DESCRIBER: Graphical Relational Models for Collaborative Filtering in Microarray Data MiningWilliam H. Hsu1, Roby Joehanes2, Prashanth Boddhireddy
firstname.lastname@example.org, Kansas State University; email@example.com, Kansas State University
Collaborative filtering is the problem of analyzing the content of an information retrieval system and actions of its users, to predict additional topics or products a new user may find useful. Developing this capability poses several challenges to machine learning and reasoning under uncertainty. The research described in this summary addresses the problem of formulating tractable and efficient problem specifications for probabilistic learning and inference in this framework. It describes an approach that combines learning and inference algorithms for relational models of semi-structured data into a domain-specific collaborative filtering system. Recent systems such as ResearchIndex / CiteSeer have succeeded in providing some specialized but comprehensive indices of full documents. The collection of user data from such digital libraries provides a test bed for the underlying IR technology, including learning and inference systems. The authors are therefore developing two research indices in the areas of bioinformatics (specifically, functional genomics) and software engineering (digital libraries of source codes for computational biology), to experiment with machine learning and probabilistic reasoning software recently published by the authors and a collaborative filtering system currently under development.

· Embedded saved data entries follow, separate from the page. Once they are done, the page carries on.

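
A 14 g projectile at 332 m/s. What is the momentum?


p = m*v = 0.014*332 = 4.648 kg·m/s

4.648 kg·m/s


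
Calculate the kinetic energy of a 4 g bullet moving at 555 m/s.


E = 0.5*m*v^2 = 0.5*0.004*555^2 = 616.1 J

616.1 J


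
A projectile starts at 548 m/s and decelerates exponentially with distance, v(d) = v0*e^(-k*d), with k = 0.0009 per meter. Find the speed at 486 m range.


v = v0*exp(-k*d) = 548*exp(-0.0009*486) = 353.9 m/s

353.9 m/s


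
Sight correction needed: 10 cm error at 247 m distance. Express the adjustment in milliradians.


1 mrad subtends 1 cm per 10 m of range, so adj = error_cm / (dist_m / 10) = 10 / (247/10) = 0.4049 mrad

0.4049 mrad


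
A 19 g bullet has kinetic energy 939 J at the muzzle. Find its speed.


v = sqrt(2*E/m) = sqrt(2*939/0.019) = 314.4 m/s

314.4 m/s


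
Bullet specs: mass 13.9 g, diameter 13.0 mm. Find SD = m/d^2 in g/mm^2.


SD = m/d^2 = 13.9/13.0^2 = 0.08225 g/mm^2

0.08225 g/mm^2


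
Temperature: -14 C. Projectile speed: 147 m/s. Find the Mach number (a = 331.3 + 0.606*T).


a = 331.3 + 0.606*(-14) = 322.816 m/s
M = v/a = 147/322.816 = 0.4554

0.4554


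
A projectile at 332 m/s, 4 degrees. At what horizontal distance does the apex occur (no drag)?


R = v0^2*sin(2*theta)/g = 332^2*sin(2*4°)/9.81 = 1563.73 m
apex_dist = R/2 = 1563.73/2 = 781.9 m

781.9 m


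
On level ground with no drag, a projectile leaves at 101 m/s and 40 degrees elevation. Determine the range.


R = v0^2 * sin(2*theta) / g = 101^2 * sin(2*40°) / 9.81 = 1024 m

1024 m


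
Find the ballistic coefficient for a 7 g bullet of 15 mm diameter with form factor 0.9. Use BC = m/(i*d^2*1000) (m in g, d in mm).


BC = m/(i*d^2*1000) = 7/(0.9 * 15^2 * 1000) = 3.457e-05

3.457e-05


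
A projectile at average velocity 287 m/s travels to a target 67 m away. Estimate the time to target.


t = d/v = 67/287 = 0.2334 s

0.2334 s


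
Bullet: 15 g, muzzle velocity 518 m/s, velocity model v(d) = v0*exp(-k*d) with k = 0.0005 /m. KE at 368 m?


v = v0*exp(-k*d) = 518*exp(-0.0005*368) = 430.943 m/s
E = 0.5*m*v^2 = 0.5*0.015*430.943^2 = 1393 J

1393 J


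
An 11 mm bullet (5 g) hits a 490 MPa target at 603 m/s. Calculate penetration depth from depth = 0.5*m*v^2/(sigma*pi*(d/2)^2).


A = pi*(d/2)^2 = pi*(11/2)^2 = 95.0332 mm^2
E = 0.5*m*v^2 = 0.5*0.005*603^2 = 909.023 J
depth = E/(sigma*A) = 909.023 J / (490 MPa * 95.0332 mm^2) = 909.023/(490 * 95.0332) m = 0.0195211 m ≈ 19.52 mm

19.52 mm


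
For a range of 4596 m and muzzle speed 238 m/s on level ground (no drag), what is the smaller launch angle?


sin(2*theta) = R*g/v0^2 = 4596*9.81/238^2 = 0.795967, theta = arcsin(0.795967)/2 = 26.37°

26.37 degrees


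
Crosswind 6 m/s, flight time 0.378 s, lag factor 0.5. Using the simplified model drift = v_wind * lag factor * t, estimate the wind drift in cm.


drift = v_wind * lag * t = 6 * 0.5 * 0.378 = 1.134 m ≈ 113.4 cm

113.4 cm


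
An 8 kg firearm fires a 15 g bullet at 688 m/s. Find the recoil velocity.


v_recoil = m_p * v_p / m_gun = 0.015 * 688 / 8 = 1.29 m/s

1.29 m/s


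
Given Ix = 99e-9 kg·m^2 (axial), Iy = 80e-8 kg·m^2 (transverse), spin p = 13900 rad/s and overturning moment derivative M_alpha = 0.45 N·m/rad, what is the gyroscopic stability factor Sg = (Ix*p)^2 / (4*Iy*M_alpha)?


Sg = Ix^2 * p^2 / (4 * Iy * M_alpha) = (99e-9)^2 * 13900^2 / (4 * 80e-8 * 0.45) = 1.315

1.315


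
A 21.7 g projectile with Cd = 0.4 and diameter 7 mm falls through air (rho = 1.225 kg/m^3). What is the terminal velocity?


A = pi*(d/2)^2 = pi*(7/2000)^2 = 3.84845e-05 m^2
vt = sqrt(2mg/(Cd*rho*A)) = sqrt(2*0.0217*9.81/(0.4 * 1.225 * 3.84845e-05)) = 150.3 m/s

150.3 m/s


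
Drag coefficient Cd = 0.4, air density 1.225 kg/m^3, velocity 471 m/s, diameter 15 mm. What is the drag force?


A = pi*(d/2)^2 = pi*(15/2000)^2 = 1.76715e-04 m^2
Fd = 0.5*Cd*rho*A*v^2 = 0.5*0.4*1.225*1.76715e-04*471^2 = 9.605 N

9.605 N


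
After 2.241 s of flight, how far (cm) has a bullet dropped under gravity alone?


drop = 0.5*g*t^2 = 0.5*9.81*2.241^2 = 24.6333 m ≈ 2463 cm

2463 cm


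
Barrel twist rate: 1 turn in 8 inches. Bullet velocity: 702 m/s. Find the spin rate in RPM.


twist_m = 8*0.0254 = 0.2032 m
spin = v/twist = 702/0.2032 = 3454.724 rev/s
RPM = spin*60 = 3454.724*60 ≈ 207283 RPM

207283 RPM


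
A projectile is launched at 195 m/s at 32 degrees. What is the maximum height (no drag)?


H = (v0*sin(theta))^2 / (2g) = (195*sin(32°))^2 / (2*9.81) = 544.2 m

544.2 m


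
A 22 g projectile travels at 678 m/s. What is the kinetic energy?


E = 0.5*m*v^2 = 0.5*0.022*678^2 = 5057 J

5057 J


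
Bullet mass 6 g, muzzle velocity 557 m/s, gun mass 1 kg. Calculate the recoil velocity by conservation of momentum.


v_recoil = m_p * v_p / m_gun = 0.006 * 557 / 1 = 3.342 m/s

3.342 m/s


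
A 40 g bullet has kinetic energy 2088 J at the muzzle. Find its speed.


v = sqrt(2*E/m) = sqrt(2*2088/0.04) = 323.1 m/s

323.1 m/s


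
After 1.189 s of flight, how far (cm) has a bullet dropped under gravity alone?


drop = 0.5*g*t^2 = 0.5*9.81*1.189^2 = 6.9343 m ≈ 693.4 cm

693.4 cm


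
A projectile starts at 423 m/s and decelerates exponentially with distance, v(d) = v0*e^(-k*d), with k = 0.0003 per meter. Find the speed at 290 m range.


v = v0*exp(-k*d) = 423*exp(-0.0003*290) = 387.8 m/s

387.8 m/s


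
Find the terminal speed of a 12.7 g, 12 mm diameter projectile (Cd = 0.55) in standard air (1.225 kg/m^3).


A = pi*(d/2)^2 = pi*(12/2000)^2 = 1.13097e-04 m^2
vt = sqrt(2mg/(Cd*rho*A)) = sqrt(2*0.0127*9.81/(0.55 * 1.225 * 1.13097e-04)) = 57.18 m/s

57.18 m/s


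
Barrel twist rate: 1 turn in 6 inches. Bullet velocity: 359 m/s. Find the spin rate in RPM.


twist_m = 6*0.0254 = 0.1524 m
spin = v/twist = 359/0.1524 = 2355.643 rev/s
RPM = spin*60 = 2355.643*60 ≈ 141339 RPM

141339 RPM


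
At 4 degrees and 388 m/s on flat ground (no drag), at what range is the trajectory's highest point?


R = v0^2*sin(2*theta)/g = 388^2*sin(2*4°)/9.81 = 2135.75 m
apex_dist = R/2 = 2135.75/2 = 1068 m

1068 m


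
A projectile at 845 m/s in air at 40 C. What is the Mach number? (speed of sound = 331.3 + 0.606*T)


a = 331.3 + 0.606*(40) = 355.54 m/s
M = v/a = 845/355.54 = 2.377

2.377


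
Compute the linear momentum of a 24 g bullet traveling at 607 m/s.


p = m*v = 0.024*607 = 14.57 kg·m/s

14.57 kg·m/s


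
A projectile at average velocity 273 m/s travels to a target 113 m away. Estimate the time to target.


t = d/v = 113/273 = 0.4139 s

0.4139 s


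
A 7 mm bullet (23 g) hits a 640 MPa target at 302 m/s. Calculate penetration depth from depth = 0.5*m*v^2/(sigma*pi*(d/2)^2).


A = pi*(d/2)^2 = pi*(7/2)^2 = 38.4845 mm^2
E = 0.5*m*v^2 = 0.5*0.023*302^2 = 1048.85 J
depth = E/(sigma*A) = 1048.85 J / (640 MPa * 38.4845 mm^2) = 1048.85/(640 * 38.4845) m = 0.0425839 m ≈ 42.58 mm

42.58 mm


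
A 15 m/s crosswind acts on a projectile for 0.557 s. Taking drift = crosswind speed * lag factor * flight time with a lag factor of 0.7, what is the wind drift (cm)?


drift = v_wind * lag * t = 15 * 0.7 * 0.557 = 5.8485 m ≈ 584.9 cm

584.9 cm


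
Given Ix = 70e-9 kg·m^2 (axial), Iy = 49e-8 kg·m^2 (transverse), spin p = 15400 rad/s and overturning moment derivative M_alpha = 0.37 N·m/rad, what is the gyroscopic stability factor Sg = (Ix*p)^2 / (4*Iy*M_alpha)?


Sg = Ix^2 * p^2 / (4 * Iy * M_alpha) = (70e-9)^2 * 15400^2 / (4 * 49e-8 * 0.37) = 1.602

1.602


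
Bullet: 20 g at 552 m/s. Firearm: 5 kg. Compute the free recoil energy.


v_r = m_p*v_p/m_gun = 0.02*552/5 = 2.208 m/s, E_r = 0.5*m_gun*v_r^2 = 0.5*5*2.208^2 = 12.19 J

12.19 J


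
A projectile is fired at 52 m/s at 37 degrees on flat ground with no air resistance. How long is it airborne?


T = 2*v0*sin(theta)/g = 2*52*sin(37°)/9.81 = 6.38 s

6.38 s


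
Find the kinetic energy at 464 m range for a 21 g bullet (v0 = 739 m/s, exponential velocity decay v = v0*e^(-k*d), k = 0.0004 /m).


v = v0*exp(-k*d) = 739*exp(-0.0004*464) = 613.818 m/s
E = 0.5*m*v^2 = 0.5*0.021*613.818^2 = 3956 J

3956 J


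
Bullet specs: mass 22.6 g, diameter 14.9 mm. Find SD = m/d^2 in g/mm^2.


SD = m/d^2 = 22.6/14.9^2 = 0.1018 g/mm^2

0.1018 g/mm^2


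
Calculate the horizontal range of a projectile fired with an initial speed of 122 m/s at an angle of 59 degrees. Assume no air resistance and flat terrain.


R = v0^2 * sin(2*theta) / g = 122^2 * sin(2*59°) / 9.81 = 1340 m

1340 m


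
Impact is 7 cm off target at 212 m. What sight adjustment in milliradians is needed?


1 mrad subtends 1 cm per 10 m of range, so adj = error_cm / (dist_m / 10) = 7 / (212/10) = 0.3302 mrad

0.3302 mrad


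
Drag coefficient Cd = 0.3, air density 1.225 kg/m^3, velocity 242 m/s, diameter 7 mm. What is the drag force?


A = pi*(d/2)^2 = pi*(7/2000)^2 = 3.84845e-05 m^2
Fd = 0.5*Cd*rho*A*v^2 = 0.5*0.3*1.225*3.84845e-05*242^2 = 0.4141 N

0.4141 N


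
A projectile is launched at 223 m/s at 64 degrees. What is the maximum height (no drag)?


H = (v0*sin(theta))^2 / (2g) = (223*sin(64°))^2 / (2*9.81) = 2048 m

2048 m


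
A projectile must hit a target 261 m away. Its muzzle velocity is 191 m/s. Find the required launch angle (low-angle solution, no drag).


sin(2*theta) = R*g/v0^2 = 261*9.81/191^2 = 0.0701848, theta = arcsin(0.0701848)/2 = 2.012°

2.012 degrees


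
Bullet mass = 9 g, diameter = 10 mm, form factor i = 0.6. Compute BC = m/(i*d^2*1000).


BC = m/(i*d^2*1000) = 9/(0.6 * 10^2 * 1000) = 0.00015

0.00015


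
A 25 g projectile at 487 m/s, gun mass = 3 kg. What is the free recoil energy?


v_r = m_p*v_p/m_gun = 0.025*487/3 = 4.05833 m/s, E_r = 0.5*m_gun*v_r^2 = 0.5*3*4.05833^2 = 24.71 J

24.71 J


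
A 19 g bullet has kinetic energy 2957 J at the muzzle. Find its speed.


v = sqrt(2*E/m) = sqrt(2*2957/0.019) = 557.9 m/s

557.9 m/s


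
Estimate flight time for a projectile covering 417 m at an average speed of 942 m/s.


t = d/v = 417/942 = 0.4427 s

0.4427 s


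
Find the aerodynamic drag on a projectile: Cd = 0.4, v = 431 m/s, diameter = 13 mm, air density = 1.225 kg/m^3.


A = pi*(d/2)^2 = pi*(13/2000)^2 = 1.32732e-04 m^2
Fd = 0.5*Cd*rho*A*v^2 = 0.5*0.4*1.225*1.32732e-04*431^2 = 6.041 N

6.041 N


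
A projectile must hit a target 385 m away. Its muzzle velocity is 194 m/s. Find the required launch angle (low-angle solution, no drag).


sin(2*theta) = R*g/v0^2 = 385*9.81/194^2 = 0.100352, theta = arcsin(0.100352)/2 = 2.88°

2.88 degrees


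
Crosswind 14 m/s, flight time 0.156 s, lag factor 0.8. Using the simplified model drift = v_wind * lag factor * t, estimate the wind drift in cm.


drift = v_wind * lag * t = 14 * 0.8 * 0.156 = 1.7472 m ≈ 174.7 cm

174.7 cm


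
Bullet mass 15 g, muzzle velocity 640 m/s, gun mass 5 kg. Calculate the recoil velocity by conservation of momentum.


v_recoil = m_p * v_p / m_gun = 0.015 * 640 / 5 = 1.92 m/s

1.92 m/s


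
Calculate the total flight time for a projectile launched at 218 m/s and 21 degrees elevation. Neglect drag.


T = 2*v0*sin(theta)/g = 2*218*sin(21°)/9.81 = 15.93 s

15.93 s


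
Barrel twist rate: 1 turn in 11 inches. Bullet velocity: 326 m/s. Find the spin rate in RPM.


twist_m = 11*0.0254 = 0.2794 m
spin = v/twist = 326/0.2794 = 1166.786 rev/s
RPM = spin*60 = 1166.786*60 ≈ 70007 RPM

70007 RPM


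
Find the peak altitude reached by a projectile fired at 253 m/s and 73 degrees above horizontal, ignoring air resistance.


H = (v0*sin(theta))^2 / (2g) = (253*sin(73°))^2 / (2*9.81) = 2984 m

2984 m


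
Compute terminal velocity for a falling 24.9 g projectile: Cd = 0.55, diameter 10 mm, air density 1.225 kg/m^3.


A = pi*(d/2)^2 = pi*(10/2000)^2 = 7.85398e-05 m^2
vt = sqrt(2mg/(Cd*rho*A)) = sqrt(2*0.0249*9.81/(0.55 * 1.225 * 7.85398e-05)) = 96.08 m/s

96.08 m/s


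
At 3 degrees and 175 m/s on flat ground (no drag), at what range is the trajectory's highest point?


R = v0^2*sin(2*theta)/g = 175^2*sin(2*3°)/9.81 = 326.318 m
apex_dist = R/2 = 326.318/2 = 163.2 m

163.2 m


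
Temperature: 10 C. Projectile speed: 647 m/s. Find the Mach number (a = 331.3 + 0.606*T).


a = 331.3 + 0.606*(10) = 337.36 m/s
M = v/a = 647/337.36 = 1.918

1.918


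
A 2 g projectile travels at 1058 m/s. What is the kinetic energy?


E = 0.5*m*v^2 = 0.5*0.002*1058^2 = 1119 J

1119 J


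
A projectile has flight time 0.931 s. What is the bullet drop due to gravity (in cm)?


drop = 0.5*g*t^2 = 0.5*9.81*0.931^2 = 4.25146 m ≈ 425.1 cm

425.1 cm


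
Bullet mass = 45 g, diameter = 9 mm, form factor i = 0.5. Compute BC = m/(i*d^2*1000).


BC = m/(i*d^2*1000) = 45/(0.5 * 9^2 * 1000) = 0.001111

0.001111


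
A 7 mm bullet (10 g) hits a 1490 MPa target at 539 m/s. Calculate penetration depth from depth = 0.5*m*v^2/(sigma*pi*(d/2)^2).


A = pi*(d/2)^2 = pi*(7/2)^2 = 38.4845 mm^2
E = 0.5*m*v^2 = 0.5*0.01*539^2 = 1452.61 J
depth = E/(sigma*A) = 1452.61 J / (1490 MPa * 38.4845 mm^2) = 1452.61/(1490 * 38.4845) m = 0.0253323 m ≈ 25.33 mm

25.33 mm


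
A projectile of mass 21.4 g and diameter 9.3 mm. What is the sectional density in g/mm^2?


SD = m/d^2 = 21.4/9.3^2 = 0.2474 g/mm^2

0.2474 g/mm^2


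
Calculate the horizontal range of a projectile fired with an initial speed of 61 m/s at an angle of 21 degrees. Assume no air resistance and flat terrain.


R = v0^2 * sin(2*theta) / g = 61^2 * sin(2*21°) / 9.81 = 253.8 m

253.8 m


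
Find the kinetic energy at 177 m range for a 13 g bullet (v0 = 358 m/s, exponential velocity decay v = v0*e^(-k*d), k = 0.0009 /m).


v = v0*exp(-k*d) = 358*exp(-0.0009*177) = 305.281 m/s
E = 0.5*m*v^2 = 0.5*0.013*305.281^2 = 605.8 J

605.8 J


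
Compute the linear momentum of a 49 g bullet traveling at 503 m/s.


p = m*v = 0.049*503 = 24.65 kg·m/s

24.65 kg·m/s


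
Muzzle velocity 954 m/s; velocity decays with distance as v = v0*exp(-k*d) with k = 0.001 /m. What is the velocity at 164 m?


v = v0*exp(-k*d) = 954*exp(-0.001*164) = 809.7 m/s

809.7 m/s


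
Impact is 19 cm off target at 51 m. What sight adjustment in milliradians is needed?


1 mrad subtends 1 cm per 10 m of range, so adj = error_cm / (dist_m / 10) = 19 / (51/10) = 3.725 mrad

3.725 mrad


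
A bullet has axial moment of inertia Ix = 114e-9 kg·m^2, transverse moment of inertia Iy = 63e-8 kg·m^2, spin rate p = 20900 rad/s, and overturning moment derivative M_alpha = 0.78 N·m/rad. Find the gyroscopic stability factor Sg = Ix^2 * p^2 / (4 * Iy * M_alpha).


Sg = Ix^2 * p^2 / (4 * Iy * M_alpha) = (114e-9)^2 * 20900^2 / (4 * 63e-8 * 0.78) = 2.888

2.888


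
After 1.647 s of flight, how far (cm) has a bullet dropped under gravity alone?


drop = 0.5*g*t^2 = 0.5*9.81*1.647^2 = 13.3053 m ≈ 1331 cm

1331 cm


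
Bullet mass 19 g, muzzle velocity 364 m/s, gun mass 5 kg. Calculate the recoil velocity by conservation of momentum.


v_recoil = m_p * v_p / m_gun = 0.019 * 364 / 5 = 1.383 m/s

1.383 m/s


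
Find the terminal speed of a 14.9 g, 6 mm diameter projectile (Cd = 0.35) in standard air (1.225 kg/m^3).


A = pi*(d/2)^2 = pi*(6/2000)^2 = 2.82743e-05 m^2
vt = sqrt(2mg/(Cd*rho*A)) = sqrt(2*0.0149*9.81/(0.35 * 1.225 * 2.82743e-05)) = 155.3 m/s

155.3 m/s


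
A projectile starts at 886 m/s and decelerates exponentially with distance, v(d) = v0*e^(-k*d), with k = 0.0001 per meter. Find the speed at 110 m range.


v = v0*exp(-k*d) = 886*exp(-0.0001*110) = 876.3 m/s

876.3 m/s


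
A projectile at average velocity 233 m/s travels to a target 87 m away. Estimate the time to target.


t = d/v = 87/233 = 0.3734 s

0.3734 s


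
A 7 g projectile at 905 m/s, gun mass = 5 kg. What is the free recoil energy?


v_r = m_p*v_p/m_gun = 0.007*905/5 = 1.267 m/s, E_r = 0.5*m_gun*v_r^2 = 0.5*5*1.267^2 = 4.013 J

4.013 J


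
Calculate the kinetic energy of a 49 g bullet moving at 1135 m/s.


E = 0.5*m*v^2 = 0.5*0.049*1135^2 = 31562 J

31562 J


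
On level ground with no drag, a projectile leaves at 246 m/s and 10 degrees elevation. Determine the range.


R = v0^2 * sin(2*theta) / g = 246^2 * sin(2*10°) / 9.81 = 2110 m

2110 m


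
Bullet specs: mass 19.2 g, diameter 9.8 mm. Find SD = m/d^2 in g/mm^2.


SD = m/d^2 = 19.2/9.8^2 = 0.1999 g/mm^2

0.1999 g/mm^2


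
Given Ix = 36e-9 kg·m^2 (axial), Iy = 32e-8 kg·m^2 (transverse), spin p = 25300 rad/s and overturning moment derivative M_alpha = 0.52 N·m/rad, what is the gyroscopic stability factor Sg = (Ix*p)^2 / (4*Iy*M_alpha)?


Sg = Ix^2 * p^2 / (4 * Iy * M_alpha) = (36e-9)^2 * 25300^2 / (4 * 32e-8 * 0.52) = 1.246

1.246


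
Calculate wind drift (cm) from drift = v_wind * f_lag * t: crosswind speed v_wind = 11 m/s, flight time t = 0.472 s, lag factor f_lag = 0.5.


drift = v_wind * lag * t = 11 * 0.5 * 0.472 = 2.596 m ≈ 259.6 cm

259.6 cm


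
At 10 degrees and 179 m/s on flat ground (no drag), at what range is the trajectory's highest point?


R = v0^2*sin(2*theta)/g = 179^2*sin(2*10°)/9.81 = 1117.09 m
apex_dist = R/2 = 1117.09/2 = 558.5 m

558.5 m


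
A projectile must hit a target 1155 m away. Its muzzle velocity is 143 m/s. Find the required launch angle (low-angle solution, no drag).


sin(2*theta) = R*g/v0^2 = 1155*9.81/143^2 = 0.554088, theta = arcsin(0.554088)/2 = 16.82°

16.82 degrees


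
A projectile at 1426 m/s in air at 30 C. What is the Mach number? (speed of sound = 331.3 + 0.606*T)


a = 331.3 + 0.606*(30) = 349.48 m/s
M = v/a = 1426/349.48 = 4.08

4.08


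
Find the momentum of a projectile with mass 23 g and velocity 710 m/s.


p = m*v = 0.023*710 = 16.33 kg·m/s

16.33 kg·m/s


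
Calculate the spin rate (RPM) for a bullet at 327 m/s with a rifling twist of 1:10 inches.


twist_m = 10*0.0254 = 0.254 m
spin = v/twist = 327/0.254 = 1287.402 rev/s
RPM = spin*60 = 1287.402*60 ≈ 77244 RPM

77244 RPM


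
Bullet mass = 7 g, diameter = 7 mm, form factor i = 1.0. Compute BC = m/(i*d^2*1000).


BC = m/(i*d^2*1000) = 7/(1.0 * 7^2 * 1000) = 0.0001429

0.0001429


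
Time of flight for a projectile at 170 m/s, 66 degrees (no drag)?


T = 2*v0*sin(theta)/g = 2*170*sin(66°)/9.81 = 31.66 s

31.66 s


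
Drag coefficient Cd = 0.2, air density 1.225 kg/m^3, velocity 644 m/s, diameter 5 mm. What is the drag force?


A = pi*(d/2)^2 = pi*(5/2000)^2 = 1.96350e-05 m^2
Fd = 0.5*Cd*rho*A*v^2 = 0.5*0.2*1.225*1.96350e-05*644^2 = 0.9976 N

0.9976 N


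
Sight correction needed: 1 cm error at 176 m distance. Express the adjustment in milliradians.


1 mrad subtends 1 cm per 10 m of range, so adj = error_cm / (dist_m / 10) = 1 / (176/10) = 0.05682 mrad

0.05682 mrad


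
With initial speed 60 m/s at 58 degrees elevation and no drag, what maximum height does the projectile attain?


H = (v0*sin(theta))^2 / (2g) = (60*sin(58°))^2 / (2*9.81) = 132 m

132 m


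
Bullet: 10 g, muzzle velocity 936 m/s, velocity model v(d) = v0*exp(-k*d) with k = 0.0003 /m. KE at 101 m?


v = v0*exp(-k*d) = 936*exp(-0.0003*101) = 908.065 m/s
E = 0.5*m*v^2 = 0.5*0.01*908.065^2 = 4123 J

4123 J


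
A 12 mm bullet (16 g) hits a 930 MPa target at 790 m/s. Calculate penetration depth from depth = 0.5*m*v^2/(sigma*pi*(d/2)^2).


A = pi*(d/2)^2 = pi*(12/2)^2 = 113.097 mm^2
E = 0.5*m*v^2 = 0.5*0.016*790^2 = 4992.8 J
depth = E/(sigma*A) = 4992.8 J / (930 MPa * 113.097 mm^2) = 4992.8/(930 * 113.097) m = 0.0474689 m ≈ 47.47 mm

47.47 mm


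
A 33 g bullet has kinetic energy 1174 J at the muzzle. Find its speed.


v = sqrt(2*E/m) = sqrt(2*1174/0.033) = 266.7 m/s

266.7 m/s


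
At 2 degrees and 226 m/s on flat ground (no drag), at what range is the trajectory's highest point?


R = v0^2*sin(2*theta)/g = 226^2*sin(2*2°)/9.81 = 363.189 m
apex_dist = R/2 = 363.189/2 = 181.6 m

181.6 m


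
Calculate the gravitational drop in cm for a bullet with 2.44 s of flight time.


drop = 0.5*g*t^2 = 0.5*9.81*2.44^2 = 29.2024 m ≈ 2920 cm

2920 cm


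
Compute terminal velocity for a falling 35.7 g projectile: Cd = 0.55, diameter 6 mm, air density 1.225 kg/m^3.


A = pi*(d/2)^2 = pi*(6/2000)^2 = 2.82743e-05 m^2
vt = sqrt(2mg/(Cd*rho*A)) = sqrt(2*0.0357*9.81/(0.55 * 1.225 * 2.82743e-05)) = 191.8 m/s

191.8 m/s


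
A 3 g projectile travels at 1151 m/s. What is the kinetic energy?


E = 0.5*m*v^2 = 0.5*0.003*1151^2 = 1987 J

1987 J


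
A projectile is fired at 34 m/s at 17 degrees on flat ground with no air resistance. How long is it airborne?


T = 2*v0*sin(theta)/g = 2*34*sin(17°)/9.81 = 2.027 s

2.027 s


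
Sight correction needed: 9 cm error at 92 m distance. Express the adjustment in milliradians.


1 mrad subtends 1 cm per 10 m of range, so adj = error_cm / (dist_m / 10) = 9 / (92/10) = 0.9783 mrad

0.9783 mrad


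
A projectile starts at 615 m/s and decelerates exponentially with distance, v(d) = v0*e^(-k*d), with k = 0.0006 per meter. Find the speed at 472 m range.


v = v0*exp(-k*d) = 615*exp(-0.0006*472) = 463.3 m/s

463.3 m/s


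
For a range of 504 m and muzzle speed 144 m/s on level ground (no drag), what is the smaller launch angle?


sin(2*theta) = R*g/v0^2 = 504*9.81/144^2 = 0.238438, theta = arcsin(0.238438)/2 = 6.897°

6.897 degrees


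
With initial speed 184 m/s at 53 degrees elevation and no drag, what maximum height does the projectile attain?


H = (v0*sin(theta))^2 / (2g) = (184*sin(53°))^2 / (2*9.81) = 1101 m

1101 m


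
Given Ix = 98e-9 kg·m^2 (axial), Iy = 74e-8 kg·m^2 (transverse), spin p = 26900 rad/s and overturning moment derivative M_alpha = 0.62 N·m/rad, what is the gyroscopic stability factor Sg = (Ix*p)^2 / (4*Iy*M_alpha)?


Sg = Ix^2 * p^2 / (4 * Iy * M_alpha) = (98e-9)^2 * 26900^2 / (4 * 74e-8 * 0.62) = 3.787

3.787


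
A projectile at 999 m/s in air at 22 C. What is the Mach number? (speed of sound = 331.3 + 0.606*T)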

The overall goal of this research program is to develop new computational techniques for discovering relational and constraint models for domain-specific collaborative filtering from scientific data and source code repositories, as well as use cases for software and data sets retrieved from them. The focus of this project is on statistical evaluation and automatic tuning of algorithms for learning graphical models of uncertain domains from such data. These include probabilistic representations, such as Bayesian networks and decision networks, that have recently been applied to a wide variety of problems in intelligent information retrieval and filtering. The primary contribution of this research shall be the novel combination of algorithms for learning the structure of relational probabilistic models with existing techniques for constructing relational models of metadata about computational science experiments, data, and programs. The technical objectives center around statistical experiments to evaluate this approach on data from the domains of gene expression modeling and indexing of bioinformatics repositories.
Though widely used, systems such as ResearchIndex face limitations in their direct application to IR from computational genomics repositories:
1. Over-generality: Citation indices and comprehensive web search engines are designed for the generic purpose of retrieving all individual documents of interest, rather than collections of data sets, program source codes, models, and metadata that meet common thematic or functional specifications.
2. Over-selectivity: Conversely, IR systems based on keyword or key phrase search may return fewer (or no) hits because they check titles, keywords, and tags rather than semi-structured content.
3. Lack of explanatory detail: A typical user of an integrated collaborative filtering system has a specific experimental objective, whose requirements he or she may understand to varying degree depending upon his or her level of expertise. The system needs to be able to explain relationships among data, source codes, and models in the context of a microarray data mining experiment.
We present the design of DESCRIBER, a prototype research index for consolidated repositories of computational genomics resources, along with preliminary collaborative filtering results using structure learning algorithms for graphical relational models. The unifying goal of this research is to advance the automated extraction of graphical models of use cases for computational science resources, to serve a user base of researchers and developers who work with genome data and models. We present recent results from our own work and related research that suggest how this can be achieved through a novel combination of probabilistic representation, algorithms, and high-performance data mining not previously applied to collaborative filtering in bioinformatics. This continuing work aims at facilitating gene expression modeling and intelligent, search-driven reuse in distributed software libraries.